REPORT UNDER 5 U.S.C. § 801(a)(2)(A) ON A MAJOR RULE
ISSUED BY THE
DEPARTMENT OF HEALTH AND HUMAN SERVICES,
CENTERS FOR MEDICARE & MEDICAID SERVICES
ENTITLED
“MEDICARE PROGRAM; CY 2022 PAYMENT POLICIES
UNDER THE PHYSICIAN FEE SCHEDULE AND
OTHER CHANGES TO PART B PAYMENT POLICIES;
MEDICARE SHARED SAVINGS PROGRAM REQUIREMENTS;
PROVIDER ENROLLMENT REGULATION UPDATES;
AND PROVIDER AND SUPPLIER PREPAYMENT
AND POST-PAYMENT MEDICAL REVIEW REQUIREMENTS”
(RIN:  0938-AU42)

(i) Cost-benefit analysis

The Department of Health and Human Services, Centers for Medicare & Medicaid Services (CMS) estimated the final rule would increase expenditures from the federal government to providers in the amount of $2.7 billion due to changes in the physician fee schedule conversion factor.  CMS further estimated there would be reduction in transfers from beneficiaries to the federal government in the amount of $0.7 billion.

(ii) Agency actions relevant to the Regulatory Flexibility Act (RFA), 5 U.S.C. §§ 603-605, 607, and 609

CMS conducted a Final Regulatory Flexibility Analysis.  The analysis included: (1) a statement of need for the final rule; (2) a description of its overall impact; (3) an explanation of changes in relative value unit impacts; (4) a description of the effect of changes related to telehealth services; (5) a description of the effect of changes related to services furnished in whole or in part by physical therapist assistants and occupational therapy assistants; (6) a discussion of other provisions of the final rule; (7) a description of an impact on beneficiaries; (8) an estimate of the regulatory familiarization costs; and (9) an accounting statement.

CMS also certified the final rule would not have a significant impact on the operations of a substantial number of small rural hospitals.

(iii) Agency actions relevant to sections 202-205 of the Unfunded Mandates Reform Act of 1995, 2 U.S.C. §§ 1532-1535

CMS determined the final rule will impose no mandates on state, local, or tribal governments, or on the private sector.

(iv) Other relevant information or requirements under acts and executive orders

Administrative Procedure Act, 5 U.S.C. §§ 551 et seq.

On July 23, 2021, CMS published a proposed rule.  86 Fed.
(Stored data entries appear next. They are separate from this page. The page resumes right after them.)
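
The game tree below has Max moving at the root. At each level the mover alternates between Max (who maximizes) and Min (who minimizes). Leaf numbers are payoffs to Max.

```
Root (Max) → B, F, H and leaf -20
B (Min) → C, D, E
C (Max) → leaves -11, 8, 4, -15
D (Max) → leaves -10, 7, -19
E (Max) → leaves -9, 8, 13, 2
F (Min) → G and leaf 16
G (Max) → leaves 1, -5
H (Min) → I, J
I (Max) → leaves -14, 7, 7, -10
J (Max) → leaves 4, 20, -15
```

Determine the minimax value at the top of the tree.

7

C (Max): max(-11, 8, 4, -15) = 8
D (Max): max(-10, 7, -19) = 7
E (Max): max(-9, 8, 13, 2) = 13
B (Min): min(8, 7, 13) = 7
G (Max): max(1, -5) = 1
F (Min): min(1, 16) = 1
I (Max): max(-14, 7, 7, -10) = 7
J (Max): max(4, 20, -15) = 20
H (Min): min(7, 20) = 7
Root (Max): max(7, 1, 7, -20) = 7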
Reg. 39104.  CMS received comments on the proposed rule and addressed them in the final rule.

Paperwork Reduction Act (PRA), 44 U.S.C. §§ 3501-3520

CMS determined the final rule contained Information Collection Requirements (ICRs) subject to PRA.  CMS discussed the burdens and the Office of Management and Budget (OMB) control numbers associated with each ICR in the final rule.

Statutory authorization for the rule

CMS promulgated the final rule pursuant to sections 263a, 405, 1302, 1306, 1320b-12, 1395m, 1395w-101 through 1395w-152, 1395x, 1395y, 1395ff, 1395hh, 1395n, 1395kk, 1395rr, 1395ww, 1395ddd, and 1395jjj of title 42, United States Code.
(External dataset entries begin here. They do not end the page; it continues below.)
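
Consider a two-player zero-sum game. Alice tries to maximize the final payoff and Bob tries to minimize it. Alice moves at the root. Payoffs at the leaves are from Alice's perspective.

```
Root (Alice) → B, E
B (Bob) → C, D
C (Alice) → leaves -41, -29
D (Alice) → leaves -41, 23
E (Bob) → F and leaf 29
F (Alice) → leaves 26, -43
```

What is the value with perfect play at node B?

-29

C: max(-41, -29) = -29
D: max(-41, 23) = 23
B: min(-29, 23) = -29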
Executive Order No. 12866 (Regulatory Planning and Review)

CMS determined the final rule was economically significant, and stated OMB reviewed the rule.

Executive Order No. 13132 (Federalism)

CMS determined that since the final rule does not impose any costs on state or local governments, the requirements of the Order are not applicable.